二酸化炭素を炭素に戻すという、新しいブレイクスルーとなる技術が開発されました。

この革新的な技術によって、ガス内の二酸化炭素を効率的に固形状の炭素粒子に変えることが出来ます。研究はオーストラリアのRMIT大学で行われ、2月26日付けで「Nature Communications」に発表されています。

Room temperature CO2 reduction to solid carbon species on liquid metals featuring atomically thin ceria interfaces
https://www.nature.com/articles/s41467-019-08824-8

従来の二酸化炭素除去技術との違い

研究チームによると、この技術は、安全で恒久的に大気中の二酸化炭素を取り除ける「新たな経路」をもたらすとのこと。

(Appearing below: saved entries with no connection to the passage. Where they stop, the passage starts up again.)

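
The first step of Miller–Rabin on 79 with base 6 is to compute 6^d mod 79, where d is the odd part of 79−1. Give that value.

78

79 − 1 = 78 = 2^1 · 39, so d = 39.
6^1 ≡ 6 (mod 79)
6^2 ≡ 6^2 = 36 ≡ 36 (mod 79)
6^4 ≡ 36^2 = 1296 ≡ 32 (mod 79)
6^8 ≡ 32^2 = 1024 ≡ 76 (mod 79)
6^16 ≡ 76^2 = 5776 ≡ 9 (mod 79)
6^32 ≡ 9^2 = 81 ≡ 2 (mod 79)
39 = 32 + 4 + 2 + 1 in binary powers of 2.
So 6^39 ≡ 2 · 32 · 36 · 6 ≡ 78 (mod 79).
Since 6^d ≡ 78 (mod 79), base 6 does not prove 79 composite.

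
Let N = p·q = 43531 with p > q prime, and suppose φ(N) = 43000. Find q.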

気体の二酸化炭素を取り除く技術は他にもいろいろありますが、処理速度が遅かったり、採算が取れないなどの問題があります。圧縮した二酸化炭素を液状にして、地下に埋めるという方法もありますが、それだと貯蔵場所から二酸化炭素が漏れ出す可能性が残るのです。

しかし今回の「固形の炭に戻す」方法なら、その様な心配はありません。トーベン・ダエンケ博士は次のように述べています。

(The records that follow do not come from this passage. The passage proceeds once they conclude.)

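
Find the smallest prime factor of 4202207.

83

4202207 is odd.
Digit sum 17, not divisible by 3.
Ends in 7: not divisible by 5.
7: 4202207 = 7·600315 + 2
11: 4202207 = 11·382018 + 9
13: 4202207 = 13·323246 + 9
17: 4202207 = 17·247188 + 11
19: 4202207 = 19·221168 + 15
23: 4202207 = 23·182704 + 15
29: 4202207 = 29·144903 + 20
31: 4202207 = 31·135555 + 2
37: 4202207 = 37·113573 + 6
41: 4202207 = 41·102492 + 35
43: 4202207 = 43·97725 + 32
47: 4202207 = 47·89408 + 31
53: 4202207 = 53·79286 + 49
59: 4202207 = 59·71223 + 50
61: 4202207 = 61·68888 + 39
67: 4202207 = 67·62719 + 34
71: 4202207 = 71·59186 + 1
73: 4202207 = 73·57564 + 35
79: 4202207 = 79·53192 + 39
83: 4202207 = 83·50629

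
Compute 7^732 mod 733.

1

7^1 ≡ 7 (mod 733)
7^2 ≡ 7^2 = 49 ≡ 49 (mod 733)
7^4 ≡ 49^2 = 2401 ≡ 202 (mod 733)
7^8 ≡ 202^2 = 40804 ≡ 489 (mod 733)
7^16 ≡ 489^2 = 239121 ≡ 163 (mod 733)
7^32 ≡ 163^2 = 26569 ≡ 181 (mod 733)
7^64 ≡ 181^2 = 32761 ≡ 509 (mod 733)
7^128 ≡ 509^2 = 259081 ≡ 332 (mod 733)
7^256 ≡ 332^2 = 110224 ≡ 274 (mod 733)
7^512 ≡ 274^2 = 75076 ≡ 310 (mod 733)
732 = 512 + 128 + 64 + 16 + 8 + 4 in binary powers of 2.
So 7^732 ≡ 310 · 332 · 509 · 163 · 489 · 202 ≡ 1 (mod 733).
Since the result is 1, base 7 gives no evidence that 733 is composite.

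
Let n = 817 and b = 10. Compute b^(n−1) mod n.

10^1 ≡ 10 (mod 817)
10^2 ≡ 10^2 = 100 ≡ 100 (mod 817)
10^4 ≡ 100^2 = 10000 ≡ 196 (mod 817)
10^8 ≡ 196^2 = 38416 ≡ 17 (mod 817)
10^16 ≡ 17^2 = 289 ≡ 289 (mod 817)
10^32 ≡ 289^2 = 83521 ≡ 187 (mod 817)
10^64 ≡ 187^2 = 34969 ≡ 655 (mod 817)
10^128 ≡ 655^2 = 429025 ≡ 100 (mod 817)
10^256 ≡ 100^2 = 10000 ≡ 196 (mod 817)
10^512 ≡ 196^2 = 38416 ≡ 17 (mod 817)
816 = 512 + 256 + 32 + 16 in binary powers of 2.
So 10^816 ≡ 17 · 196 · 187 · 289 ≡ 391 (mod 817).
Since 391 ≠ 1, base 10 is a Fermat witness: 817 is composite.

391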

「文字通り時間を巻き戻すことは出来ませんが、二酸化炭素を炭に戻して地面に戻すと、排出時計を少しだけ巻き戻すことができます。これまで、二酸化炭素を固体に変化させるには極めて高い圧力をかける方法しかなく、産業的には実行できませんでした。しかし液体金属を触媒に使うことで、室温で気体を炭素に変換できることが示されたのです。その工程は効率的で、規模を大きくすることも可能です。もっと研究を進める必要はありますが、固形貯蔵炭素を取り出すための最初の重要な一歩となりました」

蓄電池や未来の乗り物の部品としても応用可能

Credit: Nature communications/ RMIT University

今回の研究では、大気中の二酸化炭素を捕らえて、貯蔵できる固形の炭素に変換する電気化学的な技術を開発しました。二酸化炭素が溶け込んでいる電解質で満たされたビーカーに、電圧をかけた金属触媒を入れると、炭素の薄片が触媒の周りにできるのです。

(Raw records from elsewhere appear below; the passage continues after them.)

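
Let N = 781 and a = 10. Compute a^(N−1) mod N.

243

10^1 ≡ 10 (mod 781)
10^2 ≡ 10^2 = 100 ≡ 100 (mod 781)
10^4 ≡ 100^2 = 10000 ≡ 628 (mod 781)
10^8 ≡ 628^2 = 394384 ≡ 760 (mod 781)
10^16 ≡ 760^2 = 577600 ≡ 441 (mod 781)
10^32 ≡ 441^2 = 194481 ≡ 12 (mod 781)
10^64 ≡ 12^2 = 144 ≡ 144 (mod 781)
10^128 ≡ 144^2 = 20736 ≡ 430 (mod 781)
10^256 ≡ 430^2 = 184900 ≡ 584 (mod 781)
10^512 ≡ 584^2 = 341056 ≡ 540 (mod 781)
780 = 512 + 256 + 8 + 4 in binary powers of 2.
So 10^780 ≡ 540 · 584 · 760 · 628 ≡ 243 (mod 781).
Since 243 ≠ 1, base 10 is a Fermat witness: 781 is composite.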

触媒として働くのは、ナノ粒子となったセリウムで、電圧がかかると二酸化炭素から酸素を引き剥がします。触媒を液状にするのが、室温で液状金属となるガリウムです。ガリウムとセリウムの液状金属合金は、その表面に析出した炭が固着するのを防ぐので、反応を継続して行うことができるのです。

エスラフィツァーデ博士は、「この工程の副次的効果として、発生した炭素が帯電できるため、スーパーキャパシターになれます。これは未来の乗り物の部品として使える可能性もあります。また副産物として合成燃料もできるので、これも産業で応用可能です」と、この技術の多くの利点を説明しています。

 

二酸化炭素は、排出されると温室効果ガスとなってしまいますが、含まれる炭素自体はカーボンナノチューブやグラフェンといった未来のテクノロジーでも活躍する素材です。よって空気中から取り出して活用できるとすれば、環境だけでなく経済的にも大きな利点となるでしょう。